L'art et la manière d'aborder son chef de service pour lui demander une augmentation

"Ayant mûrement réfléchi ayant pris votre courage à deux mains vous vous décidez à aller trouver votre chef de service pour lu demander une augmentation vous allez donc trouver votre chef de service disons pour simplifier qu'il s'appelle monsieur Xavier c'est à dire monsieur ou plutôt mr x là de deux choses l'une ou bien mr x est dans son bureau ou bien monsieur x n'est pas dans son bureau"
Extrait du quatrième de couverture.

Ce texte est un essai de littérature combinatoire, un genre littéraire connu de tous par son fer de lance, "le livre dont vous êtes le héros". Georges Perec n'a probablement pas connu ce genre d'ouvrages, c'est à Raymond Queneau et à son "Le conte à votre façon" qu'il se réfère. La première version de "L'art et la manière d'aborder son chef de service pour lui demander une augmentation" se présente sous la forme d'un organigramme, puis par la suite Georges Perec décida de le transposer en récit humoristique. Ce texte est une exploration complète des différentes possibilités qui peuvent apparaître à partir d'une situation donnée, ici, demander une augmentation. L'organigramme est présent dans le livre, il suffit de le déplier.
Contrairement au jeu textuel de Raymond Queneau, "L'art et la manière..." ne permet pas au lecteur de choisir son destin, c'est le narrateur qui va explorer pour lui, les différentes possibilités d'action pour obtenir l'augmentation tant souhaitée.

"... or vous devriez le savoir mr x est un chef de service or un chef de service ne félicite jamais un de ses subordonnés donc mr x ne félicite jamais un de ses subordonnés or vous êtes l'un des subordonnés de mr x donc mr x ne vous féliciteras jamais or si mr x ne vous félicite pas vous ne pourrez pas lui parler d'augmentation"

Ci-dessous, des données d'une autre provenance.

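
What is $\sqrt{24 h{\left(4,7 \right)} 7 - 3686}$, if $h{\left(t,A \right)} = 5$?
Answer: $i \sqrt{2846} \approx 53.348 i$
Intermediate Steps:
$\sqrt{24 h{\left(4,7 \right)} 7 - 3686} = \sqrt{24 \cdot 5 \cdot 7 - 3686} = \sqrt{120 \cdot 7 - 3686} = \sqrt{840 - 3686} = \sqrt{-2846} = i \sqrt{2846}$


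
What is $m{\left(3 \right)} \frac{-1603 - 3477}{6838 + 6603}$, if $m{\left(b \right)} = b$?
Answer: $- \frac{15240}{13441} \approx -1.1338$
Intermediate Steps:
$m{\left(3 \right)} \frac{-1603 - 3477}{6838 + 6603} = 3 \frac{-1603 - 3477}{6838 + 6603} = 3 \left(- \frac{5080}{13441}\right) = - \frac{15240}{13441}$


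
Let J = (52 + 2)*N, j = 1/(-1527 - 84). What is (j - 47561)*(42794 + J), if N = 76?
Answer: -20074642264/9 ≈ -2.2305e+9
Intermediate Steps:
j = -1/1611 (j = 1/(-1611) = -1/1611 ≈ -0.00062073)
J = 4104 (J = (52 + 2)*76 = 54*76 = 4104)
(j - 47561)*(42794 + J) = (-1/1611 - 47561)*(42794 + 4104) = -76620772/1611*46898 = -20074642264/9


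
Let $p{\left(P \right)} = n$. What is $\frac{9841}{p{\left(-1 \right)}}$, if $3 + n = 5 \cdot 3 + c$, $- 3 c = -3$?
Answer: $757$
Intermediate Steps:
$c = 1$ ($c = \left(- \frac{1}{3}\right) \left(-3\right) = 1$)
$n = 13$ ($n = -3 + \left(5 \cdot 3 + 1\right) = -3 + \left(15 + 1\right) = -3 + 16 = 13$)
$p{\left(P \right)} = 13$
$\frac{9841}{p{\left(-1 \right)}} = \frac{9841}{13} = 9841 \cdot \frac{1}{13} = 757$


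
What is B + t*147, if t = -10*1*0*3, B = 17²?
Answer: 289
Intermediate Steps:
B = 289
t = 0 (t = -0*3 = -10*0 = 0)
B + t*147 = 289 + 0*147 = 289 + 0 = 289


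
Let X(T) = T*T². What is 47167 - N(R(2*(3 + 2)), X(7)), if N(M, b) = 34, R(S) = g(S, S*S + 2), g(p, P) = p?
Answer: 47133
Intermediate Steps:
X(T) = T³
R(S) = S
47167 - N(R(2*(3 + 2)), X(7)) = 47167 - 1*34 = 47167 - 34 = 47133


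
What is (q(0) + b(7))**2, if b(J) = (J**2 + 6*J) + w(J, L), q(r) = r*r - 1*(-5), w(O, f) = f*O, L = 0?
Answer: 9216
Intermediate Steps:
w(O, f) = O*f
q(r) = 5 + r**2 (q(r) = r**2 + 5 = 5 + r**2)
b(J) = J**2 + 6*J (b(J) = (J**2 + 6*J) + J*0 = (J**2 + 6*J) + 0 = J**2 + 6*J)
(q(0) + b(7))**2 = ((5 + 0**2) + 7*(6 + 7))**2 = ((5 + 0) + 7*13)**2 = (5 + 91)**2 = 96**2 = 9216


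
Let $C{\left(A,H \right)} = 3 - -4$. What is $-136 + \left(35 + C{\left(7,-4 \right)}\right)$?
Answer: $-94$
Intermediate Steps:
$C{\left(A,H \right)} = 7$ ($C{\left(A,H \right)} = 3 + 4 = 7$)
$-136 + \left(35 + C{\left(7,-4 \right)}\right) = -136 + \left(35 + 7\right) = -136 + 42 = -94$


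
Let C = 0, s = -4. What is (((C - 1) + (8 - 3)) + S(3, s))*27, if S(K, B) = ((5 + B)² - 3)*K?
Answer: -54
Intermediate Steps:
S(K, B) = K*(-3 + (5 + B)²) (S(K, B) = (-3 + (5 + B)²)*K = K*(-3 + (5 + B)²))
(((C - 1) + (8 - 3)) + S(3, s))*27 = (((0 - 1) + (8 - 3)) + 3*(-3 + (5 - 4)²))*27 = ((-1 + 5) + 3*(-3 + 1²))*27 = (4 + 3*(-3 + 1))*27 = (4 + 3*(-2))*27 = (4 - 6)*27 = -2*27 = -54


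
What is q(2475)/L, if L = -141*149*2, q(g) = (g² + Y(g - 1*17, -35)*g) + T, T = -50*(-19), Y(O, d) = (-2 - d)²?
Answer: -4410925/21009 ≈ -209.95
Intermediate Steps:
T = 950
q(g) = 950 + g² + 1089*g (q(g) = (g² + (2 - 35)²*g) + 950 = (g² + (-33)²*g) + 950 = (g² + 1089*g) + 950 = 950 + g² + 1089*g)
L = -42018 (L = -21009*2 = -42018)
q(2475)/L = (950 + 2475² + 1089*2475)/(-42018) = (950 + 6125625 + 2695275)*(-1/42018) = 8821850*(-1/42018) = -4410925/21009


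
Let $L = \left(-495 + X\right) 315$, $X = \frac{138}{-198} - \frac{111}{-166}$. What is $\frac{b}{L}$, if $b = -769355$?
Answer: $\frac{280968446}{56947065} \approx 4.9339$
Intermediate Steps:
$X = - \frac{155}{5478}$ ($X = 138 \left(- \frac{1}{198}\right) - - \frac{111}{166} = - \frac{23}{33} + \frac{111}{166} = - \frac{155}{5478} \approx -0.028295$)
$L = - \frac{284735325}{1826}$ ($L = \left(-495 - \frac{155}{5478}\right) 315 = \left(- \frac{2711765}{5478}\right) 315 = - \frac{284735325}{1826} \approx -1.5593 \cdot 10^{5}$)
$\frac{b}{L} = - \frac{769355}{- \frac{284735325}{1826}} = \left(-769355\right) \left(- \frac{1826}{284735325}\right) = \frac{280968446}{56947065}$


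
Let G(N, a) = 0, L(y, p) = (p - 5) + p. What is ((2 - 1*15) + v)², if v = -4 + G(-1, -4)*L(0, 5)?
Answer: 289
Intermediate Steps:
L(y, p) = -5 + 2*p (L(y, p) = (-5 + p) + p = -5 + 2*p)
v = -4 (v = -4 + 0*(-5 + 2*5) = -4 + 0*(-5 + 10) = -4 + 0*5 = -4 + 0 = -4)
((2 - 1*15) + v)² = ((2 - 1*15) - 4)² = ((2 - 15) - 4)² = (-13 - 4)² = (-17)² = 289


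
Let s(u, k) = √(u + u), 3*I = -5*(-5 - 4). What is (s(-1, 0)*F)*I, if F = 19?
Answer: 285*I*√2 ≈ 403.05*I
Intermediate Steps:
I = 15 (I = (-5*(-5 - 4))/3 = (-5*(-9))/3 = (⅓)*45 = 15)
s(u, k) = √2*√u (s(u, k) = √(2*u) = √2*√u)
(s(-1, 0)*F)*I = ((√2*√(-1))*19)*15 = ((√2*I)*19)*15 = ((I*√2)*19)*15 = (19*I*√2)*15 = 285*I*√2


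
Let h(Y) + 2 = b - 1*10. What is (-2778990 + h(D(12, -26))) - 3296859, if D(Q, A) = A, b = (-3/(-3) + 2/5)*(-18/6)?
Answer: -30379326/5 ≈ -6.0759e+6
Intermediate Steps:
b = -21/5 (b = (-3*(-1/3) + 2*(1/5))*(-18*1/6) = (1 + 2/5)*(-3) = (7/5)*(-3) = -21/5 ≈ -4.2000)
h(Y) = -81/5 (h(Y) = -2 + (-21/5 - 1*10) = -2 + (-21/5 - 10) = -2 - 71/5 = -81/5)
(-2778990 + h(D(12, -26))) - 3296859 = (-2778990 - 81/5) - 3296859 = -13895031/5 - 3296859 = -30379326/5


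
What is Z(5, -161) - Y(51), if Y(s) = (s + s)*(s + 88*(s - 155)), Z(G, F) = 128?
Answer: 928430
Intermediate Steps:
Y(s) = 2*s*(-13640 + 89*s) (Y(s) = (2*s)*(s + 88*(-155 + s)) = (2*s)*(s + (-13640 + 88*s)) = (2*s)*(-13640 + 89*s) = 2*s*(-13640 + 89*s))
Z(5, -161) - Y(51) = 128 - 2*51*(-13640 + 89*51) = 128 - 2*51*(-13640 + 4539) = 128 - 2*51*(-9101) = 128 - 1*(-928302) = 128 + 928302 = 928430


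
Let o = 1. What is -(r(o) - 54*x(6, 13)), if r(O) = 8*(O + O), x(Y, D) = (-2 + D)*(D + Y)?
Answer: 11270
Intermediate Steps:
r(O) = 16*O (r(O) = 8*(2*O) = 16*O)
-(r(o) - 54*x(6, 13)) = -(16*1 - 54*(13² - 2*13 - 2*6 + 13*6)) = -(16 - 54*(169 - 26 - 12 + 78)) = -(16 - 54*209) = -(16 - 11286) = -1*(-11270) = 11270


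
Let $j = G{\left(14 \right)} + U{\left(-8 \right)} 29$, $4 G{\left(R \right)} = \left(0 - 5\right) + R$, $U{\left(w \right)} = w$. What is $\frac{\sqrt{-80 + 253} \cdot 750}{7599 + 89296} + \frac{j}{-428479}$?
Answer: $\frac{919}{1713916} + \frac{150 \sqrt{173}}{19379} \approx 0.10234$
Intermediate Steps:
$G{\left(R \right)} = - \frac{5}{4} + \frac{R}{4}$ ($G{\left(R \right)} = \frac{\left(0 - 5\right) + R}{4} = \frac{-5 + R}{4} = - \frac{5}{4} + \frac{R}{4}$)
$j = - \frac{919}{4}$ ($j = \left(- \frac{5}{4} + \frac{1}{4} \cdot 14\right) - 232 = \left(- \frac{5}{4} + \frac{7}{2}\right) - 232 = \frac{9}{4} - 232 = - \frac{919}{4} \approx -229.75$)
$\frac{\sqrt{-80 + 253} \cdot 750}{7599 + 89296} + \frac{j}{-428479} = \frac{\sqrt{-80 + 253} \cdot 750}{7599 + 89296} - \frac{919}{4 \left(-428479\right)} = \frac{\sqrt{173} \cdot 750}{96895} - - \frac{919}{1713916} = 750 \sqrt{173} \cdot \frac{1}{96895} + \frac{919}{1713916} = \frac{150 \sqrt{173}}{19379} + \frac{919}{1713916} = \frac{919}{1713916} + \frac{150 \sqrt{173}}{19379}$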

Comme vous pouvez le lire dans les extraits retranscrits ici, le texte de Perec se présente sans points, ni virgules. Le texte n'est qu'une gigantesque phrase sans temps mort, obligeant le lecteur à lire d'une traite sous peine de perdre le fil du texte. Moi, je n'ai pas réussi, mon pauvre cerveau me réclamant des temps de pause réguliers, malgré les petits dessins qui entrecoupent, sans logique aucune, le récit.
Mon cerveau avait aussi à traiter un autre problème lié à la forme du texte, les apparentes répétitions. Certaines formules, certaines phrases reviennent sans cesse parfois sur la même page, j'ai cru plusieurs fois relire le même paragraphe, une impression hypnotique (voir l'extrait ci dessus). Pour un lecteur inattentif, ces répétitions sont identiques, mais en lisant plus attentivement d'infimes changements apparaissent. A partir de là, le lecteur est prit dans le piège de cette lecture ludique, cherchant des variations de temps, de pronoms, etc.
Le texte ne manque pas d'humour. L'entreprise décrite par Georges Perec est particulièrement folklorique, une épidémie de rougeole, des oeufs pas frais à la cantine, la mauvaise humeur de madame y, un chef de service qui joue la fille de l'air et qui court, lui aussi, après une augmentation. Des petites phrases dénonçant le monde aliénant de l'entreprise parsème le récit indiquant clairement les penchants politiques de Perec.
Une postface termine le livre et explique la genèse du texte et donne les clés de lecture indispensable à la bonne compréhension de l'ensemble. Je vous conseillerais de lire la postface avant lecture, tellement celle ci, rend accessible et compréhensible la démarche de l'auteur. Les défauts du texte disparaissant après sa lecture.

"L'art et la manière d'aborder son chef de service pour lui demander une augmentation", Georges Perec, Hachette Littératures[2008], 105 pages, 1ère édition [1968], dans la revue "Enseignement Programmé".